To select a column from your data frame, you can use either dot or bracket notation. The result will be a [`Series`](https://pandas.pydata.org/pandas-docs/stable/generated/pandas.Series.html).

Then, you can use the [`sum()`](https://pandas.pydata.org/pandas-docs/stable/generated/pandas.Series.sum.html) method to sum numeric data.

### _Get a list of teams_

Sometimes you want to get a list of unique values in a column. You can use the [`unique()`](https://pandas.pydata.org/pandas-docs/stable/generated/pandas.Series.unique.html) method for this.
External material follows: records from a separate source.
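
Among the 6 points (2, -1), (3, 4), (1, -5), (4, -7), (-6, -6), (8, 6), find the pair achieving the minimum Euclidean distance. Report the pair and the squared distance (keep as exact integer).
Pair = ((1, -5), (4, -7)); squared distance = 13

Compute all C(6, 2) = 15 pairwise squared distances (x_i − x_j)² + (y_i − y_j)². The minimum is 13, attained by the pair ((1, -5), (4, -7)).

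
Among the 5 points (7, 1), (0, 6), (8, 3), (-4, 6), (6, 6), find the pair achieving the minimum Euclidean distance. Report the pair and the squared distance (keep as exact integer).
Pair = ((7, 1), (8, 3)); squared distance = 5

Compute all C(5, 2) = 10 pairwise squared distances (x_i − x_j)² + (y_i − y_j)². The minimum is 5, attained by the pair ((7, 1), (8, 3)).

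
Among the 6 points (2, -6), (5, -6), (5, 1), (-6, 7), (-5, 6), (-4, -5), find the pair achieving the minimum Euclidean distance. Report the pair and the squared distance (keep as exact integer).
Pair = ((-6, 7), (-5, 6)); squared distance = 2

Compute all C(6, 2) = 15 pairwise squared distances (x_i − x_j)² + (y_i − y_j)². The minimum is 2, attained by the pair ((-6, 7), (-5, 6)).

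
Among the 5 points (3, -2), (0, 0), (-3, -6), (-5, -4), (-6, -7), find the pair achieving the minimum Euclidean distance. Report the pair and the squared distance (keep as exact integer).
Pair = ((-3, -6), (-5, -4)); squared distance = 8

Compute all C(5, 2) = 10 pairwise squared distances (x_i − x_j)² + (y_i − y_j)². The minimum is 8, attained by the pair ((-3, -6), (-5, -4)).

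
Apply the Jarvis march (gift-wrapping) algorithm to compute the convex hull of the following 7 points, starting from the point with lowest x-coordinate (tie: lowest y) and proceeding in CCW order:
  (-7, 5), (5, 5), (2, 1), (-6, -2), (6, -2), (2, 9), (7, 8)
Hull (CCW) = [(-7, 5), (-6, -2), (6, -2), (7, 8), (2, 9)]

Jarvis march: at each step, from the current hull vertex p, select the next vertex q as the point such that every other point lies strictly to the left of (or on) the directed line p → q. (Equivalently: for every other point r, the cross product (q − p) × (r − p) ≥ 0.)
Starting point (lowest x, tie lowest y): (-7, 5). Wrap until returning to start. Resulting hull: (-7, 5), (-6, -2), (6, -2), (7, 8), (2, 9).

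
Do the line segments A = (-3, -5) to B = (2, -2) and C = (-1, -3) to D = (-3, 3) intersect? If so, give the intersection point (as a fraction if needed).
No (intersection of containing lines falls outside at least one segment)

Parametrize and solve: t = 4/9, s = -1/9. At least one of these is outside [0, 1], so the segments do not intersect.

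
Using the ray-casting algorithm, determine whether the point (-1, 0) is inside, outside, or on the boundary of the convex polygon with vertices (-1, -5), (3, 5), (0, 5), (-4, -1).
The point (-1, 0) lies strictly inside the polygon

Cast a horizontal ray to the right from the query point and count how many polygon edges it crosses (each edge strictly once or zero times, handled with the usual half-open convention). 
Parity of crossings → odd ⇒ inside.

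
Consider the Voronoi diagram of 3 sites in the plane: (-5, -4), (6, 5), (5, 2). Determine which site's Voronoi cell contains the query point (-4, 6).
Nearest site = (5, 2)

The Voronoi cell of site s contains exactly those query points closer to s than to any other site. Compute squared distances from q = (-4, 6) to each site:
  (5 − -4)² + (2 − 6)² = 97
  (-5 − -4)² + (-4 − 6)² = 101
  (6 − -4)² + (5 − 6)² = 101
Minimum is attained by (5, 2), so q lies in its Voronoi cell.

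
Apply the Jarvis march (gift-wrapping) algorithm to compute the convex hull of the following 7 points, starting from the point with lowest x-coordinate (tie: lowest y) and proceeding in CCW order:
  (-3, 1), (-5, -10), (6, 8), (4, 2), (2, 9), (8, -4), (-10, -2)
Hull (CCW) = [(-10, -2), (-5, -10), (8, -4), (6, 8), (2, 9)]

Jarvis march: at each step, from the current hull vertex p, select the next vertex q as the point such that every other point lies strictly to the left of (or on) the directed line p → q. (Equivalently: for every other point r, the cross product (q − p) × (r − p) ≥ 0.)
Starting point (lowest x, tie lowest y): (-10, -2). Wrap until returning to start. Resulting hull: (-10, -2), (-5, -10), (8, -4), (6, 8), (2, 9).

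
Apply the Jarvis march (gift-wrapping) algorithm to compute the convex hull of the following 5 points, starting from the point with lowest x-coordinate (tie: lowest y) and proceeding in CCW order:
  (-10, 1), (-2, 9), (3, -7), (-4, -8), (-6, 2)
Hull (CCW) = [(-10, 1), (-4, -8), (3, -7), (-2, 9)]

Jarvis march: at each step, from the current hull vertex p, select the next vertex q as the point such that every other point lies strictly to the left of (or on) the directed line p → q. (Equivalently: for every other point r, the cross product (q − p) × (r − p) ≥ 0.)
Starting point (lowest x, tie lowest y): (-10, 1). Wrap until returning to start. Resulting hull: (-10, 1), (-4, -8), (3, -7), (-2, 9).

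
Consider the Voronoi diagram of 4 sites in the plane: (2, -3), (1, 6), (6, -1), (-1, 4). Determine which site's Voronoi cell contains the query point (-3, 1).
Nearest site = (-1, 4)

The Voronoi cell of site s contains exactly those query points closer to s than to any other site. Compute squared distances from q = (-3, 1) to each site:
  (-1 − -3)² + (4 − 1)² = 13
  (1 − -3)² + (6 − 1)² = 41
  (2 − -3)² + (-3 − 1)² = 41
  (6 − -3)² + (-1 − 1)² = 85
Minimum is attained by (-1, 4), so q lies in its Voronoi cell.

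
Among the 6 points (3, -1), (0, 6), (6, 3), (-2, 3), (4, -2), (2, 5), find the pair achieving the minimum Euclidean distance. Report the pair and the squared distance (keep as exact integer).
Pair = ((3, -1), (4, -2)); squared distance = 2

Compute all C(6, 2) = 15 pairwise squared distances (x_i − x_j)² + (y_i − y_j)². The minimum is 2, attained by the pair ((3, -1), (4, -2)).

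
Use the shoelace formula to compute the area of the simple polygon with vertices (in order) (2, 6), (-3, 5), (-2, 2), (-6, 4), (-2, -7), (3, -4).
Area = 141/2

Shoelace formula: Area = (1/2) |Σ_i (x_i · y_{i+1} − x_{i+1} · y_i)| (indices mod n). Compute each cross term:
  (2)(5) − (-3)(6) = 28
  (-3)(2) − (-2)(5) = 4
  (-2)(4) − (-6)(2) = 4
  (-6)(-7) − (-2)(4) = 50
  (-2)(-4) − (3)(-7) = 29
  (3)(6) − (2)(-4) = 26
Sum = 141, so (signed) Area = 141/2 = 141/2, |Area| = 141/2.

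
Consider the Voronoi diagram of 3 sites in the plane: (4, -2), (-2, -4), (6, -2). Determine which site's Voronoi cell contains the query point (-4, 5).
Nearest site = (-2, -4)

The Voronoi cell of site s contains exactly those query points closer to s than to any other site. Compute squared distances from q = (-4, 5) to each site:
  (-2 − -4)² + (-4 − 5)² = 85
  (4 − -4)² + (-2 − 5)² = 113
  (6 − -4)² + (-2 − 5)² = 149
Minimum is attained by (-2, -4), so q lies in its Voronoi cell.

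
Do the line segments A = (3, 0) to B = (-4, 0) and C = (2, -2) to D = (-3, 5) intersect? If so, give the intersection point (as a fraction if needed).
Yes; intersection at (4/7, 0) (t = 17/49 on AB, s = 2/7 on CD)

Parametrize AB as A + t(B − A) = (3 + -7 t, 0 + 0 t) and CD as C + s(D − C) = (2 + -5 s, -2 + 7 s). Solve the linear system for (t, s). Determinant = 49 ≠ 0, so a unique intersection of the containing lines exists. Solution: t = 17/49, s = 2/7 — both in [0, 1], so the segments cross. Intersection point: (4/7, 0).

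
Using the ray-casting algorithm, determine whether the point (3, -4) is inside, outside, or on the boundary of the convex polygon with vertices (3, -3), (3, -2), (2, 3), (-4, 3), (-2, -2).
The point (3, -4) lies strictly outside the polygon

Cast a horizontal ray to the right from the query point and count how many polygon edges it crosses (each edge strictly once or zero times, handled with the usual half-open convention). 
Parity of crossings → even ⇒ outside.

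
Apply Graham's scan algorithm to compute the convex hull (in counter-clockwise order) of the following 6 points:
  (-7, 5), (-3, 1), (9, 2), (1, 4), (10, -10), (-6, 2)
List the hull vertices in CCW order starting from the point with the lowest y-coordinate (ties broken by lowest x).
Hull (CCW) = [(10, -10), (9, 2), (1, 4), (-7, 5), (-6, 2)]

Graham scan procedure:
  1. Find the pivot p₀ = point with lowest y (tie → lowest x): (10, -10).
  2. Sort the remaining points by polar angle around p₀.
  3. Walk through sorted points, maintaining a stack; pop the top while the last three entries make a non-left turn (cross product ≤ 0).
  4. Final stack is the convex hull in CCW order: (10, -10), (9, 2), (1, 4), (-7, 5), (-6, 2).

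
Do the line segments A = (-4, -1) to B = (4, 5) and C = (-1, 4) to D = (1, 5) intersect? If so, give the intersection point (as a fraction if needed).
No (intersection of containing lines falls outside at least one segment)

Parametrize and solve: t = 7/4, s = 11/2. At least one of these is outside [0, 1], so the segments do not intersect.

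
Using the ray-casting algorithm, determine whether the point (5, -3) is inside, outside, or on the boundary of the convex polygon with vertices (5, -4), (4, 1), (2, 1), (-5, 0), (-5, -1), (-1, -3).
The point (5, -3) lies strictly outside the polygon

Cast a horizontal ray to the right from the query point and count how many polygon edges it crosses (each edge strictly once or zero times, handled with the usual half-open convention). 
Parity of crossings → even ⇒ outside.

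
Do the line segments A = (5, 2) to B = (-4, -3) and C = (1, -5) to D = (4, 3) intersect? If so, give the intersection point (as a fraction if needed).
Yes; intersection at (62/19, 59/57) (t = 11/57 on AB, s = 43/57 on CD)

Parametrize AB as A + t(B − A) = (5 + -9 t, 2 + -5 t) and CD as C + s(D − C) = (1 + 3 s, -5 + 8 s). Solve the linear system for (t, s). Determinant = 57 ≠ 0, so a unique intersection of the containing lines exists. Solution: t = 11/57, s = 43/57 — both in [0, 1], so the segments cross. Intersection point: (62/19, 59/57).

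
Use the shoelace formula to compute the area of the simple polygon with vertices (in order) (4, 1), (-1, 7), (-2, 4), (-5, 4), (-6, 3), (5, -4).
Area = 45

Shoelace formula: Area = (1/2) |Σ_i (x_i · y_{i+1} − x_{i+1} · y_i)| (indices mod n). Compute each cross term:
  (4)(7) − (-1)(1) = 29
  (-1)(4) − (-2)(7) = 10
  (-2)(4) − (-5)(4) = 12
  (-5)(3) − (-6)(4) = 9
  (-6)(-4) − (5)(3) = 9
  (5)(1) − (4)(-4) = 21
Sum = 90, so (signed) Area = 90/2 = 45, |Area| = 45.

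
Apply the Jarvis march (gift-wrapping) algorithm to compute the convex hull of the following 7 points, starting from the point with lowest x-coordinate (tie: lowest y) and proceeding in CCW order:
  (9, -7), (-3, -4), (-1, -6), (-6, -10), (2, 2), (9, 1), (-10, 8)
Hull (CCW) = [(-10, 8), (-6, -10), (9, -7), (9, 1)]

Jarvis march: at each step, from the current hull vertex p, select the next vertex q as the point such that every other point lies strictly to the left of (or on) the directed line p → q. (Equivalently: for every other point r, the cross product (q − p) × (r − p) ≥ 0.)
Starting point (lowest x, tie lowest y): (-10, 8). Wrap until returning to start. Resulting hull: (-10, 8), (-6, -10), (9, -7), (9, 1).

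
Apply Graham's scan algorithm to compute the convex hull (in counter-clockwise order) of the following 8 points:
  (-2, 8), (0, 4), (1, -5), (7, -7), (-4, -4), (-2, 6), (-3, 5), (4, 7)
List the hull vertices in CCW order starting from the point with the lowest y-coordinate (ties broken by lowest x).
Hull (CCW) = [(7, -7), (4, 7), (-2, 8), (-3, 5), (-4, -4)]

Graham scan procedure:
  1. Find the pivot p₀ = point with lowest y (tie → lowest x): (7, -7).
  2. Sort the remaining points by polar angle around p₀.
  3. Walk through sorted points, maintaining a stack; pop the top while the last three entries make a non-left turn (cross product ≤ 0).
  4. Final stack is the convex hull in CCW order: (7, -7), (4, 7), (-2, 8), (-3, 5), (-4, -4).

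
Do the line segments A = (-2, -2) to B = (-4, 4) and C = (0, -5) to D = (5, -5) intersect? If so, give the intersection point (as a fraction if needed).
No (intersection of containing lines falls outside at least one segment)

Parametrize and solve: t = -1/2, s = -1/5. At least one of these is outside [0, 1], so the segments do not intersect.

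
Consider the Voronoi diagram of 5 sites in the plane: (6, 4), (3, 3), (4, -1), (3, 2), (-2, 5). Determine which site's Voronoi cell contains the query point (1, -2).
Nearest site = (4, -1)

The Voronoi cell of site s contains exactly those query points closer to s than to any other site. Compute squared distances from q = (1, -2) to each site:
  (4 − 1)² + (-1 − -2)² = 10
  (3 − 1)² + (2 − -2)² = 20
  (3 − 1)² + (3 − -2)² = 29
  (-2 − 1)² + (5 − -2)² = 58
  (6 − 1)² + (4 − -2)² = 61
Minimum is attained by (4, -1), so q lies in its Voronoi cell.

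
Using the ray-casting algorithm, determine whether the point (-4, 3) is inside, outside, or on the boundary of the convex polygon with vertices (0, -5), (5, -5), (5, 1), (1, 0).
The point (-4, 3) lies strictly outside the polygon

Cast a horizontal ray to the right from the query point and count how many polygon edges it crosses (each edge strictly once or zero times, handled with the usual half-open convention). 
Parity of crossings → even ⇒ outside.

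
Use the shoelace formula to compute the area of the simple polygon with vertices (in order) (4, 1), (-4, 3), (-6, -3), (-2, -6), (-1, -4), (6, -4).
Area = 64

Shoelace formula: Area = (1/2) |Σ_i (x_i · y_{i+1} − x_{i+1} · y_i)| (indices mod n). Compute each cross term:
  (4)(3) − (-4)(1) = 16
  (-4)(-3) − (-6)(3) = 30
  (-6)(-6) − (-2)(-3) = 30
  (-2)(-4) − (-1)(-6) = 2
  (-1)(-4) − (6)(-4) = 28
  (6)(1) − (4)(-4) = 22
Sum = 128, so (signed) Area = 128/2 = 64, |Area| = 64.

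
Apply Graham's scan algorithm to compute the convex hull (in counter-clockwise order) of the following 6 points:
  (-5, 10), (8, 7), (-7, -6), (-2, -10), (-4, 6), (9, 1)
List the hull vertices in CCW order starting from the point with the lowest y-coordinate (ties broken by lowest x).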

### _Total payroll by team_

We want to group our data by team and sum the salaries -- analagous to a pivot table in Excel or a `GROUP BY` statement in SQL. Our steps:

- Select the two columns we care about -- to select multiple columns, pass a list of columns to the data frame inside square brackets
- Use the [`groupby()`](https://pandas.pydata.org/pandas-docs/stable/generated/pandas.DataFrame.groupby.html) function to group the data by team
- Use the [`sum()`](https://pandas.pydata.org/pandas-docs/stable/generated/pandas.core.groupby.GroupBy.sum.html) method to sum up the grouped data
- Use the [`reset_index()`](https://pandas.pydata.org/pandas-docs/stable/generated/pandas.DataFrame.reset_index.html) method to turn the Series back into a DataFrame
- Index the results on the `TEAM` column (optional)
- Use the [`sort_values()`](https://pandas.pydata.org/pandas-docs/stable/generated/pandas.DataFrame.sort_values.html) method to order the data by the `SALARY` column

### _Typical salary for DH_

Let's find the median salary for designated hitters. To filter a data frame, you use square brackets to pass a filtering condition to the data frame: `df[YOUR CONDITION HERE]`.

It's like a WHERE clause in SQL. In this case, we can use one of Python's [comparison operators](https://docs.python.org/3/reference/expressions.html#comparisons) to define our conditions. If the value in the `POS` column is `DH`, include it in the results.

Then we're going to select the values in the `SALARY` column and calculate the typical salary with the [`mean()`](https://pandas.pydata.org/pandas-docs/stable/generated/pandas.Series.mean.html) function.

### _Exercise_

Come up with more questions to ask the MLB data and use what you've learned to answer them. If you can't figure out how to answer them, try to formulate a search query that could lead you to a possible solution.

Some suggestions to get you started:

- Which team has the largest pitching staff?
- What is the lowest-paid position in MLB? (How do you define "lowest-paid"?)
- How many catchers are paid more than $1 million?